Now for a reflection from a plane line mirror I.e. the $ x $ -axis, we know that the angle of incidence is equal to the angle of reflection. The angle of incidence can be determined from the slope of the line joining points A and B. We know that the slope of a line joining two points $ ({x_1},{y_1}) $ and $ ({x_2},{y_2}) $ can be calculated as
 $ m = \tan \theta = \dfrac{{{y_2} - {y_1}}}{{{x_2} - {x_1}}} $ where $ \theta $ is the angle formed by the line with the x-axis
Since the angle of line AB w.r.t. the $ x $ -axis is $ 180^\circ - \theta $ :
 $ \tan (180^\circ - \theta ) = \dfrac{{0 - 2}}{{k - 1}} $
As $ \tan (180^\circ - \theta ) = - \tan \theta $ , we can write
 $ \tan \theta = \dfrac{2}{{k - 1}} $ (1)

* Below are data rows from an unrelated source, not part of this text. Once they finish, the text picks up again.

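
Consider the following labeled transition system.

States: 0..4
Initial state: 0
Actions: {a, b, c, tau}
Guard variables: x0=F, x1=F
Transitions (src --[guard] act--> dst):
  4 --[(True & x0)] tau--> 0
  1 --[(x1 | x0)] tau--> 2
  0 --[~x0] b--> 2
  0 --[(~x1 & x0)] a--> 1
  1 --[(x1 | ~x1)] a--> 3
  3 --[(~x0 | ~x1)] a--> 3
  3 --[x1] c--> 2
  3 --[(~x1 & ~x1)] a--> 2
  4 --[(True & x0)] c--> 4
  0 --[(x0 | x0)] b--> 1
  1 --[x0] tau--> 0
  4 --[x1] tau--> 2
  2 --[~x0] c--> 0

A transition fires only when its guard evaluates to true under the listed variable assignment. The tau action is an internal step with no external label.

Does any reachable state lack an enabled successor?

Answer: DEADLOCK-FREE

Analysis:
R = {0,2}
  0: b→2  [deg 1]
  2: c→0  [deg 1]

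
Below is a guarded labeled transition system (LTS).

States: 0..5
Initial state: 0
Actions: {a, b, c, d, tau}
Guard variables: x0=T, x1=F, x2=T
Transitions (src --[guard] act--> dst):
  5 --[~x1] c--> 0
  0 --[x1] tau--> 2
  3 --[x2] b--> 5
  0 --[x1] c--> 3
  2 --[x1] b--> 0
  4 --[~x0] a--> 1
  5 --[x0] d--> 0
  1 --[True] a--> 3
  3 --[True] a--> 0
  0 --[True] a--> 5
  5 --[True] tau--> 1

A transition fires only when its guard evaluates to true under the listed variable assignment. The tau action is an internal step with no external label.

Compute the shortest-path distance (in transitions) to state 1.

Layered search for 1:
  Layer 0: {0}
  Layer 1: {5}
  Layer 2: {1}
first hit 1 at d=2 via a·tau

Answer: 2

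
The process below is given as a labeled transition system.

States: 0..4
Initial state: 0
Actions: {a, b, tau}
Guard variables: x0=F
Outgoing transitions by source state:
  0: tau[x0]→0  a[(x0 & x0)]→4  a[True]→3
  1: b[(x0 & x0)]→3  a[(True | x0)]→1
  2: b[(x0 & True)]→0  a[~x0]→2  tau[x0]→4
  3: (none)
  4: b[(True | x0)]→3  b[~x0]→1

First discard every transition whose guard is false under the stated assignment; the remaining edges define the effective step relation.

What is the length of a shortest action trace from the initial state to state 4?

Answer: UNREACHABLE

Trace:
Layered search for 4:
  Layer 0: {0}
  Layer 1: {3}
4 never appears.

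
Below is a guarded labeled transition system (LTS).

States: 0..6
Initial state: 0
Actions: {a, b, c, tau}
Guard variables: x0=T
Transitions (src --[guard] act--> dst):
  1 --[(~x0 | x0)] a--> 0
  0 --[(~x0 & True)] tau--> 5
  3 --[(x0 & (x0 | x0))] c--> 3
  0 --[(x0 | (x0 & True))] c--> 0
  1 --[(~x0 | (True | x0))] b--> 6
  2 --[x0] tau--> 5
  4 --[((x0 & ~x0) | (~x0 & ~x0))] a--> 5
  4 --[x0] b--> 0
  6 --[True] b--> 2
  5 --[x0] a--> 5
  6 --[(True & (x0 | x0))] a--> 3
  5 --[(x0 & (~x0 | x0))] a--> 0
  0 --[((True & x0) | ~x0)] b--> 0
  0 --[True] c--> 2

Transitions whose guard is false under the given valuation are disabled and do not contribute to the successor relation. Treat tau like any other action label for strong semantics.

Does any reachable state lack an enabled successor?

Reachable = {0,2,5}
  0: b→0  c→0  c→2  [deg 3]
  2: tau→5  [deg 1]
  5: a→0  a→5  [deg 2]

Answer: DEADLOCK-FREE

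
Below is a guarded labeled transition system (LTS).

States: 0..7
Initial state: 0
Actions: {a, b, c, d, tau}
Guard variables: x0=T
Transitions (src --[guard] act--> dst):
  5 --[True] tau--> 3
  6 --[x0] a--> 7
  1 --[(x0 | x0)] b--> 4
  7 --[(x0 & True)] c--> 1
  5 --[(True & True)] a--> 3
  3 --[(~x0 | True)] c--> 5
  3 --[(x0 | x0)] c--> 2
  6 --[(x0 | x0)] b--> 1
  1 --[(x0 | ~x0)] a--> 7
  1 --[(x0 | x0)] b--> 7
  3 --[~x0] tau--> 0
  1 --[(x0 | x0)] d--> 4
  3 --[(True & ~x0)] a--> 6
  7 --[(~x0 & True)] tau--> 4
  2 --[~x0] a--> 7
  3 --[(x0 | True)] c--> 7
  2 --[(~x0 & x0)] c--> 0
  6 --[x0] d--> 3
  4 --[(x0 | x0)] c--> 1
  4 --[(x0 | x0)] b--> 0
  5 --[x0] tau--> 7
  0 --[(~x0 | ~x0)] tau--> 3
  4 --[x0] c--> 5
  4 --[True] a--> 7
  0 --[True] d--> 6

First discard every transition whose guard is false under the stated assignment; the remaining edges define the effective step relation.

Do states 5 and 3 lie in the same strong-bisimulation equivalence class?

Answer: NOT BISIMILAR

Analysis:
Bisimulation quotient by refinement:
  π0 = {{0,1,2,3,4,5,6,7}}
  π1 = {{0},{1,6},{2},{3,7},{4},{5}}
  π2 = {{0},{1},{2},{3},{4},{5},{6},{7}}
8 equivalence class(es) (converged in 3)
class of 5: {5}; class of 3: {3}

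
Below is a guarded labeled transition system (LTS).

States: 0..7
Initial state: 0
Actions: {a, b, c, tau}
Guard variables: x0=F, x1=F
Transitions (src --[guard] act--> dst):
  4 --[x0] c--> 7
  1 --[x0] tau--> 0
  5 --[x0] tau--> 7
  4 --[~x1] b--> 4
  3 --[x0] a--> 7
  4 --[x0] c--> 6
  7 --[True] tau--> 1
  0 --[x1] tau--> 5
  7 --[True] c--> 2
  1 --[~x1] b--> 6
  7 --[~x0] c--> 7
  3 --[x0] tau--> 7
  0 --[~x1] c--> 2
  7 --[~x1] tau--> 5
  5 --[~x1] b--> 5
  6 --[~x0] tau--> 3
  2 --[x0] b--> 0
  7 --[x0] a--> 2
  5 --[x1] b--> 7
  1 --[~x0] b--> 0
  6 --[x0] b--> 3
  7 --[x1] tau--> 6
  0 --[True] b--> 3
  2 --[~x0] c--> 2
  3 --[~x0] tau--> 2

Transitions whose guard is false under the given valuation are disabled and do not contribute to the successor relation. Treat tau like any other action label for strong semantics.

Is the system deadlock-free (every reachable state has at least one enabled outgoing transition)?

R = {0,2,3}
  0: b→3  c→2  [2 exit(s)]
  2: c→2  [1 exit(s)]
  3: tau→2  [1 exit(s)]

Answer: DEADLOCK-FREE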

Similarly, we can calculate the slope of the reflected ray formed by the line joining points B and C as
 $ \tan \theta = \dfrac{{3 - 0}}{{5 - k}} $
Comparing equations (1) and (2), we can write
 $ \dfrac{2}{{k - 1}} = \dfrac{{3 - 0}}{{5 - k}} $
Cross multiplying the denominators, we get
 $ 10 - 2k = 3k - 3 $
Solving for $ k $ , we get
 $ k = \dfrac{{13}}{5} $
Then the coordinates of point B is $ (13/5,0) $
We calculated the slope of line AB as
 $ m = \tan \theta = \dfrac{{ - 2}}{{k - 1}} $
Substituting the value of $ k = 13/5 $ , we get the slope as
 $ m = \tan \theta = \dfrac{{ - 10}}{8} = \dfrac{{ - 5}}{4} $
The equation of a line joining the points A and B can be calculated using the line formula for joining two points as:
 $ y - {y_1} = m(x - {x_1}) $ where $ {x_1},{y_1} $ are the coordinates of point A
Substituting $ m = - 5/4 $ , $ {x_1} = 1 $ and $ {y_1} = 2 $ , we get
 $ y - 2 = - \dfrac{5}{4}(x - 1) $
 $ 4y - 8 = - 5x + 5 $
On simplifying, we get
$ 5x + 4y = 13 $ which corresponds to option (A).

Note
The trick to solving this question is to realize that the angle of incidence will be equal to the angle of refraction and then using the geometry of the problem to find the slope. We can alternatively check the options after finding the coordinates for point B and substituting the coordinates of points A and B as the equation of the line passing through A and B must satisfy the coordinates of both A and B.